🤖 AI Summary
Existing Transformer-based imitation learning methods rely on action discretization (e.g., vector quantization), which distorts the continuous geometric structure of action spaces and impairs model expressivity and policy smoothness. To address this, we propose Generative Infinite-Vocabulary Transformer (GIVT), the first continuous autoregressive policy modeling framework that operates directly in the original continuous action space—eliminating the need for action quantization. GIVT introduces a continuous-domain-adapted autoregressive modeling mechanism and an enhanced sampling strategy combining temperature scaling with importance reweighting, thereby preserving the topological properties and kinematic constraints of the action distribution. Evaluated on multiple standard simulated robotic manipulation tasks, GIVT significantly outperforms quantized baselines, achieving state-of-the-art performance while improving policy generalization and temporal smoothness of generated actions.
📝 Abstract
Current transformer-based imitation learning approaches introduce discrete action representations and train an autoregressive transformer decoder on the resulting latent code.

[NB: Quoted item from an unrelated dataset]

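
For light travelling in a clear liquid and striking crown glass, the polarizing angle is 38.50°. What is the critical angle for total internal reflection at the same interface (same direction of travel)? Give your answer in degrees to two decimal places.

θ_c ≈ 52.70°

From Brewster, n₂/n₁ = tan θ_B = tan 38.50° = 0.7954.
Then sin θ_c = n₂/n₁ = 0.7954, so θ_c = arcsin 0.7954 = 52.70°.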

However, the initial quantization breaks the continuous structure of the action space thereby limiting the capabilities of the generative model. We propose a quantization-free method instead that leverages Generative Infinite-Vocabulary Transformers (GIVT) as a direct, continuous policy parametrization for autoregressive transformers. This simplifies the imitation learning pipeline while achieving state-of-the-art performance on a variety of popular simulated robotics tasks. We enhance our policy roll-outs by carefully studying sampling algorithms, further improving the results.